The cost of the ADMQ is minimal, available through the author, and the revised ADMQ is included in the original publication.16 Costs of implementation of the instrument are small and would be related to study design issues, such as incentives and administration time, though minimal for 30 items. Additional time and costs might be associated with testing the additional psychometric properties. In the literature, there are no required conditions for administration of the ADMQ. A scoring sheet accompanies the tool that is clear and concise. Each item is scored from 0 to 3; several items are reverse scored. Training for administrators is minimal. Finally, there is no required security of instrument above usual practices of scientific integrity. Additionally, the readability and language of the ADMQ in English appears to be appropriate for adolescents.
The ADMQ is a useful instrument for many populations of adolescents. Scoring of the ADMQ is clear and concise. The instrument is scored on a Likert scale with ranges for each question from 0 to 3 with highest possible total score accumulating to 90 points for the total instrument. While cut-scores are not established, concepts are clearly delineated. Items on the ADMQ specifically measure each concept. Decision-making self-esteem, vigilance, complacency, and panic are each measured by six individual items with a summative range of 0 to 18. Cop out, which is divided into three categories, has two items that measure each subcategory with a summative range of 0 to 6, and an overall summative range of 0 to 18. Means and standard deviations are reported among the majority of studies. Higher scores related to decision-making self-esteem and vigilance are associated with adaptive coping styles, while higher scores on complacency, panic, and cop out are associated with maladaptive coping styles. Sensitivity and specificity are not determined for the ADMQ, but further research may provide this information.
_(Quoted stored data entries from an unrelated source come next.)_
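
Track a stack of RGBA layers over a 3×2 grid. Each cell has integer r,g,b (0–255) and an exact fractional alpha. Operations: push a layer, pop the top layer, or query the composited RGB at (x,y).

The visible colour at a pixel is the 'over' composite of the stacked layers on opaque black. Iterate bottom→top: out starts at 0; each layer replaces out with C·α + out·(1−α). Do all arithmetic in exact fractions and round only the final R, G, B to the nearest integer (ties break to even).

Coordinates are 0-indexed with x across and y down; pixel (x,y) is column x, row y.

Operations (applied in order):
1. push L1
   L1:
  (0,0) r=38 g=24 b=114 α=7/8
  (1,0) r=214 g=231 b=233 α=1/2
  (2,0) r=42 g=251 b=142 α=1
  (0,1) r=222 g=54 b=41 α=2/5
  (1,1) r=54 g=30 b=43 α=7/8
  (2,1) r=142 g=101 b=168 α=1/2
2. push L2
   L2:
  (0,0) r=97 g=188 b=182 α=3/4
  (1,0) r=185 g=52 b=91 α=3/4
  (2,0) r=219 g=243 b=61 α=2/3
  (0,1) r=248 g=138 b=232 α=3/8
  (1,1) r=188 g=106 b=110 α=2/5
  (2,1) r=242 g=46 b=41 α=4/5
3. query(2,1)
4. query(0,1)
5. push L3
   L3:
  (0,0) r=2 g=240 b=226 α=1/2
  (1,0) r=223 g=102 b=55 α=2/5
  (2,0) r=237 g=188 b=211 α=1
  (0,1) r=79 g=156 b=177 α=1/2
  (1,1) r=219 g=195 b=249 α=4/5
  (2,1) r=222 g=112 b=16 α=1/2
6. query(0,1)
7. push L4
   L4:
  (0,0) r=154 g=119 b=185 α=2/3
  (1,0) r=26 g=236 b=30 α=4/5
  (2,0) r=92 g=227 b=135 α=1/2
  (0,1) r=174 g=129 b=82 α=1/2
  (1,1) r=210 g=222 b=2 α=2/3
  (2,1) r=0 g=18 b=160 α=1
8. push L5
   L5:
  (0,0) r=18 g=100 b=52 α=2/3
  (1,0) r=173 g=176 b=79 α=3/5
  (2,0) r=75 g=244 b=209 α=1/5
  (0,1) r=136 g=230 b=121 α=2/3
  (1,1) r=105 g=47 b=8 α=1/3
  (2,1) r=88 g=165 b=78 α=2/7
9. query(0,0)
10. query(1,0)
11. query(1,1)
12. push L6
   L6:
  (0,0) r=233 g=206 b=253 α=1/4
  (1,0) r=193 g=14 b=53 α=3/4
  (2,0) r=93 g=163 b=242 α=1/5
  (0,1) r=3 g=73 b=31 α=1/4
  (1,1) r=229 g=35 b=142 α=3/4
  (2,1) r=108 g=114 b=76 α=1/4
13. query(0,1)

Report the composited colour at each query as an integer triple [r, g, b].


(2,1) stack=L1,L2; from [0,0,0]:
+L1 (α=1/2) → [71, 101/2, 84]
+L2 (α=4/5) → [1039/5, 469/10, 248/5]
= [208, 47, 50]

at x=0,y=1 over L1,L2:
L1 α=2/5: [444/5, 108/5, 82/5]
L2 α=3/8: [297/2, 261/4, 389/4]
rounded: [148, 65, 97]

query (0,1) [L1,L2,L3] — begin 0,0,0
+L1 (α=2/5) → [444/5, 108/5, 82/5]
+L2 (α=3/8) → [297/2, 261/4, 389/4]
+L3 (α=1/2) → [455/4, 885/8, 1097/8]
= [114, 111, 137]

at x=0,y=0 over L1,L2,L3,L4,L5:
after L1 α=7/8: [133/4, 21, 399/4]
after L2 α=3/4: [1297/16, 585/4, 2583/16]
after L3 α=1/2: [1329/32, 1545/8, 6199/32]
after L4 α=2/3: [11185/96, 3449/24, 6013/32]
after L5 α=2/3: [14641/288, 8249/72, 9341/96]
rounded: [51, 115, 97]

(1,0) stack=L1,L2,L3,L4,L5; from [0,0,0]:
after L1 α=1/2: [107, 231/2, 233/2]
after L2 α=3/4: [331/2, 543/8, 779/8]
after L3 α=2/5: [377/2, 3261/40, 3217/40]
after L4 α=4/5: [117/2, 41021/200, 8017/200]
after L5 α=3/5: [636/5, 93821/500, 31717/500]
= [127, 188, 63]

query (1,1) [L1,L2,L3,L4,L5] — begin 0,0,0
+L1 (α=7/8) → [189/4, 105/4, 301/8]
+L2 (α=2/5) → [2071/20, 1163/20, 2663/40]
+L3 (α=4/5) → [19591/100, 16763/100, 42503/200]
+L4 (α=2/3) → [61591/300, 61163/300, 43303/600]
+L5 (α=1/3) → [77341/450, 68213/450, 45703/900]
= [172, 152, 51]

(0,1) stack=L1,L2,L3,L4,L5,L6; from [0,0,0]:
+L1 (α=2/5) → [444/5, 108/5, 82/5]
+L2 (α=3/8) → [297/2, 261/4, 389/4]
+L3 (α=1/2) → [455/4, 885/8, 1097/8]
+L4 (α=1/2) → [1151/8, 1917/16, 1753/16]
+L5 (α=2/3) → [1109/8, 9277/48, 1875/16]
+L6 (α=1/4) → [3351/32, 10445/64, 6121/64]
= [105, 163, 96]


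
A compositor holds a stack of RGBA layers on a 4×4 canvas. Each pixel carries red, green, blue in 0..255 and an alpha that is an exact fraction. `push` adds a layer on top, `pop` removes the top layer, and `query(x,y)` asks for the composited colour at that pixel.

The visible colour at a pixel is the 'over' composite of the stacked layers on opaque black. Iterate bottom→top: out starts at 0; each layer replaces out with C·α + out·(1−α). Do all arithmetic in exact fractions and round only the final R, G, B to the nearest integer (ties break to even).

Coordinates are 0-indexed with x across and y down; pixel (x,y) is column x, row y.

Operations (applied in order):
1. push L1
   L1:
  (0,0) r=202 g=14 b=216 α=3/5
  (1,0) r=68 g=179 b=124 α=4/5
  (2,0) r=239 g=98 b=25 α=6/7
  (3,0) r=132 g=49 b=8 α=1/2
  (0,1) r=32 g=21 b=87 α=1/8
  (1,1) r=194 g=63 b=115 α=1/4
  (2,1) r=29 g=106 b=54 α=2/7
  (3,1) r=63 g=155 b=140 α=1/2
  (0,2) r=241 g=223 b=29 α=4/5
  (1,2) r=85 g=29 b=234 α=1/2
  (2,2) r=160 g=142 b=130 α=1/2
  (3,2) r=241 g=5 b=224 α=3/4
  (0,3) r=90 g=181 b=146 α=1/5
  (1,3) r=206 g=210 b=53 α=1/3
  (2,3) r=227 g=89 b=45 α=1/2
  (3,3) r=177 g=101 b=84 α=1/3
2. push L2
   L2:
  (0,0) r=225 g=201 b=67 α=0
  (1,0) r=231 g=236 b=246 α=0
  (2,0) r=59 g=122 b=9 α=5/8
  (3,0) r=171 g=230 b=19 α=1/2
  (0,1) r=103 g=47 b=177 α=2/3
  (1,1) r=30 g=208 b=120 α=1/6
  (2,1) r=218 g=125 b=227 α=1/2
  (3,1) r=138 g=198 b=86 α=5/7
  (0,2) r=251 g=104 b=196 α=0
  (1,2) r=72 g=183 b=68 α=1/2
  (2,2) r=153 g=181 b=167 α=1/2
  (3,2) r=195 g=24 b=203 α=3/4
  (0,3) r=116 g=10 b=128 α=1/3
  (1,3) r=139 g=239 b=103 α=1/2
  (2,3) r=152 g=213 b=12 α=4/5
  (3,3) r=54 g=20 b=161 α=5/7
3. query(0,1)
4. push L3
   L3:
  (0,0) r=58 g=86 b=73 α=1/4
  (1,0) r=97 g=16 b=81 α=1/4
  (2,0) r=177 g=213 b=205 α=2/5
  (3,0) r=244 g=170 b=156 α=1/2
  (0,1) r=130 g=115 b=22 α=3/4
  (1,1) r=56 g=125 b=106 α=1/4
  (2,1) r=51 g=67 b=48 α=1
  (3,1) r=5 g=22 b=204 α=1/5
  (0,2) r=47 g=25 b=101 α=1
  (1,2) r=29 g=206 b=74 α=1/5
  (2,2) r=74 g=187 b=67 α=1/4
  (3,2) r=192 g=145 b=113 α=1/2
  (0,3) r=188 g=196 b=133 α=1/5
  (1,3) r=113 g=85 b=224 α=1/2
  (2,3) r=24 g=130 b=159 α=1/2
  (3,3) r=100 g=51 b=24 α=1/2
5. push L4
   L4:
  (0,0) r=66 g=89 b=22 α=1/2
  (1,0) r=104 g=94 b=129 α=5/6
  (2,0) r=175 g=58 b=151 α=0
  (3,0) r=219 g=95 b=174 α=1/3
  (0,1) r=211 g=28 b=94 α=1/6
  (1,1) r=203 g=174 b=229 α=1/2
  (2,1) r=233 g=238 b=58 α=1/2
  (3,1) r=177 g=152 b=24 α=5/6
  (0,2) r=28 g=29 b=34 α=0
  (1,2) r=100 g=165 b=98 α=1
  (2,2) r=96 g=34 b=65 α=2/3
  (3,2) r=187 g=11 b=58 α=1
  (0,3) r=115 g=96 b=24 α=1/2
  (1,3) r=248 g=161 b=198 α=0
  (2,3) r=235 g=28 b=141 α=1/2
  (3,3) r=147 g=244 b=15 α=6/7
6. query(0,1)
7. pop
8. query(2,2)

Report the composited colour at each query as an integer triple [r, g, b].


query (0,1) [L1,L2] — begin 0,0,0
L1 α=1/8: [4, 21/8, 87/8]
L2 α=2/3: [70, 773/24, 973/8]
→ [70, 32, 122]

(0,1) stack=L1,L2,L3,L4; from [0,0,0]:
L1 α=1/8: [4, 21/8, 87/8]
L2 α=2/3: [70, 773/24, 973/8]
L3 α=3/4: [115, 9053/96, 1501/32]
L4 α=1/6: [131, 47953/576, 10513/192]
rounded: [131, 83, 55]

at x=2,y=2 over L1,L2,L3:
L1 α=1/2: [80, 71, 65]
L2 α=1/2: [233/2, 126, 116]
L3 α=1/4: [847/8, 565/4, 415/4]
rounded: [106, 141, 104]


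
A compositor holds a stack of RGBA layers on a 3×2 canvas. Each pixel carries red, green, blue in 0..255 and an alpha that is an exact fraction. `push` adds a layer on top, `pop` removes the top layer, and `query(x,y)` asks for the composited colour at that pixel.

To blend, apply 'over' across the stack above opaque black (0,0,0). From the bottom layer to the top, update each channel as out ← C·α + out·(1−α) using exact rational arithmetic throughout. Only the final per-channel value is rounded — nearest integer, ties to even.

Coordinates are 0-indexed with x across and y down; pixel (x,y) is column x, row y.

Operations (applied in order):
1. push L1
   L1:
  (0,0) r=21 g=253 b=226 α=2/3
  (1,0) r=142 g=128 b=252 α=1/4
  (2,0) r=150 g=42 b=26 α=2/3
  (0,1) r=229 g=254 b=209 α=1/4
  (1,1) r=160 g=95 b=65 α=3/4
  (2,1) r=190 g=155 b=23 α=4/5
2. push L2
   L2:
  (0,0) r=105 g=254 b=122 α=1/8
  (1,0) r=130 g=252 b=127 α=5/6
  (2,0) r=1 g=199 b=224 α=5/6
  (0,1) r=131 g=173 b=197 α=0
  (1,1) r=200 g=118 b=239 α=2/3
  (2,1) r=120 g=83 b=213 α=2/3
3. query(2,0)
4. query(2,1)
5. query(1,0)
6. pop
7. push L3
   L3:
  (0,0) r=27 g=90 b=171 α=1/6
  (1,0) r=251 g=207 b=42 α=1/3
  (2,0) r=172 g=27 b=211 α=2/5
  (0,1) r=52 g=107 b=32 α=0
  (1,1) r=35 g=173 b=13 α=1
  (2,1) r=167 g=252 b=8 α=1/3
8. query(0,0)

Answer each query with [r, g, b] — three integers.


query (2,0) [L1,L2] — begin 0,0,0
after L1 α=2/3: [100, 28, 52/3]
after L2 α=5/6: [35/2, 341/2, 1706/9]
= [18, 170, 190]

query (2,1) [L1,L2] — begin 0,0,0
+L1 (α=4/5) → [152, 124, 92/5]
+L2 (α=2/3) → [392/3, 290/3, 2222/15]
→ [131, 97, 148]

(1,0) stack=L1,L2; from [0,0,0]:
+L1 (α=1/4) → [71/2, 32, 63]
+L2 (α=5/6) → [457/4, 646/3, 349/3]
rounded: [114, 215, 116]

query (0,0) [L1,L3] — begin 0,0,0
after L1 α=2/3: [14, 506/3, 452/3]
after L3 α=1/6: [97/6, 1400/9, 2773/18]
= [16, 156, 154]


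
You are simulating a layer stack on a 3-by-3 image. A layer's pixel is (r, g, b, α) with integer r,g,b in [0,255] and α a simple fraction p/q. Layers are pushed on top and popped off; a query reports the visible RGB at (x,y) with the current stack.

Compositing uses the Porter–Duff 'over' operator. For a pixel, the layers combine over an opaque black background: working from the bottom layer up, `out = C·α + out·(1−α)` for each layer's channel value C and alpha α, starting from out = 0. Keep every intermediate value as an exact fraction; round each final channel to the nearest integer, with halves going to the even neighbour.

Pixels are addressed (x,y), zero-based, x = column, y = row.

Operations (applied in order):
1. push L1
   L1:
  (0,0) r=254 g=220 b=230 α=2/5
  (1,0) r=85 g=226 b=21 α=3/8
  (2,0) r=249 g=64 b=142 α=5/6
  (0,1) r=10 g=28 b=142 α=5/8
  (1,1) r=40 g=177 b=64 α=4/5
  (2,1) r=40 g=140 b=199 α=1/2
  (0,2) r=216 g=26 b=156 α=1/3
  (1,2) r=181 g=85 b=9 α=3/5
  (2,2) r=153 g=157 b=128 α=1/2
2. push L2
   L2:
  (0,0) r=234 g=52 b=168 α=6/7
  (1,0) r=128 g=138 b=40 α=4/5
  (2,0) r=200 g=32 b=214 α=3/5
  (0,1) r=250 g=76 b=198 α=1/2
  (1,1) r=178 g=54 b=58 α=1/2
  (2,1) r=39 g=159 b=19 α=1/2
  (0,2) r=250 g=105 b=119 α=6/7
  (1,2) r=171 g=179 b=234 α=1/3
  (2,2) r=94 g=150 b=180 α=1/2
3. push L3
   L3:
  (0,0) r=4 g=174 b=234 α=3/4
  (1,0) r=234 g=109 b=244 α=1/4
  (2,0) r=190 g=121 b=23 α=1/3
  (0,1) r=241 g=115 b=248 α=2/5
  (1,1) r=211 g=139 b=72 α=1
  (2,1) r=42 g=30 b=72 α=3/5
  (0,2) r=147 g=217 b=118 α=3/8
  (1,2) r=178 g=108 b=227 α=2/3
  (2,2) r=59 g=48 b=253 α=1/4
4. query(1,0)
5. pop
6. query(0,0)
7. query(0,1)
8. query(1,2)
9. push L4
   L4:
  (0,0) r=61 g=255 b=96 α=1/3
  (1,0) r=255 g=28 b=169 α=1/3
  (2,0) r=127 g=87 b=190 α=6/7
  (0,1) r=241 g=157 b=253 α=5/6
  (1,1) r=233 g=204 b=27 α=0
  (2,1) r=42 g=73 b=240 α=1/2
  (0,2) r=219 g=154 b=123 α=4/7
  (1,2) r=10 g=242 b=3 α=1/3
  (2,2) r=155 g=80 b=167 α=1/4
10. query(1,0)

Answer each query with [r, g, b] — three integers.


query (1,0) [L1,L2,L3] — begin 0,0,0
after L1 α=3/8: [255/8, 339/4, 63/8]
after L2 α=4/5: [4351/40, 2547/20, 1343/40]
after L3 α=1/4: [22413/160, 9821/80, 13789/160]
rounded: [140, 123, 86]

at x=0,y=0 over L1,L2:
after L1 α=2/5: [508/5, 88, 92]
after L2 α=6/7: [7528/35, 400/7, 1100/7]
= [215, 57, 157]

at x=0,y=1 over L1,L2:
L1 α=5/8: [25/4, 35/2, 355/4]
L2 α=1/2: [1025/8, 187/4, 1147/8]
rounded: [128, 47, 143]

(1,2) stack=L1,L2; from [0,0,0]:
L1 α=3/5: [543/5, 51, 27/5]
L2 α=1/3: [647/5, 281/3, 408/5]
rounded: [129, 94, 82]

at x=1,y=0 over L1,L2,L4:
+L1 (α=3/8) → [255/8, 339/4, 63/8]
+L2 (α=4/5) → [4351/40, 2547/20, 1343/40]
+L4 (α=1/3) → [9451/60, 2827/30, 4723/60]
→ [158, 94, 79]


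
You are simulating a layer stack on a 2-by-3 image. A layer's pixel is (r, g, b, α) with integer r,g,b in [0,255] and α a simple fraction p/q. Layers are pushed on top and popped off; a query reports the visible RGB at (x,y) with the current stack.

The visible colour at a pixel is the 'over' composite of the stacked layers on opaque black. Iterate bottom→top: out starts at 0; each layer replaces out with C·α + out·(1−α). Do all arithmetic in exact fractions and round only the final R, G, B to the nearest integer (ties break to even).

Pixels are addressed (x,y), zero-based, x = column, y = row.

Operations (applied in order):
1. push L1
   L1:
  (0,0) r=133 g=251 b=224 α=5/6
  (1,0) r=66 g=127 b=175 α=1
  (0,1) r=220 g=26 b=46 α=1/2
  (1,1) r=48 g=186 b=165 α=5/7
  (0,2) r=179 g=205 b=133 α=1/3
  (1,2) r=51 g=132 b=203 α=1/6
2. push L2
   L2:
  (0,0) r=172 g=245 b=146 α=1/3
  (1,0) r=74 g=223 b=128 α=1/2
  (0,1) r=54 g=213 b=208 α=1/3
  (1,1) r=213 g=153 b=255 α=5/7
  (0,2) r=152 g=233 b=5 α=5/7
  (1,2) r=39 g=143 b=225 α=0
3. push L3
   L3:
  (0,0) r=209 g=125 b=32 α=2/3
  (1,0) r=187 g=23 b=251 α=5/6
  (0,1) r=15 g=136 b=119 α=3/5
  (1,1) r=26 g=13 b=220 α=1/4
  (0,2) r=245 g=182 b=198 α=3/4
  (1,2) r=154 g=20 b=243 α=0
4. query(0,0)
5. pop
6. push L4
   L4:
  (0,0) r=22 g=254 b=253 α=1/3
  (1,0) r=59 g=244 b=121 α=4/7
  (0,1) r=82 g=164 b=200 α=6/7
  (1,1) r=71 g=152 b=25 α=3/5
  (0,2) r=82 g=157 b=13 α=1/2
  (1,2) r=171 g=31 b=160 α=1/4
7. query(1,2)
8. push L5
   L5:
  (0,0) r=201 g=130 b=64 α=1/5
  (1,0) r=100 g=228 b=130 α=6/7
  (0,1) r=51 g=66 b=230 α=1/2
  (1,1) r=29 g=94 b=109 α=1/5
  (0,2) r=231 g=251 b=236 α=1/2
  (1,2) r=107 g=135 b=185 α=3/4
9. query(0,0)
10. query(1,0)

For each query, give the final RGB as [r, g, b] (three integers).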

While the ADMQ provides information to advance the science of adolescent decision-making, there remain some limitations to the use of the tool. Unpublished works may hold the key to the unanswered questions related to the psychometric properties associated with the ADMQ. Although there are limitations, the strengths of the instrument support its use to help to delineate adolescent decision-making behaviors and coping styles and offer opportunity to enhance decision-making for this population.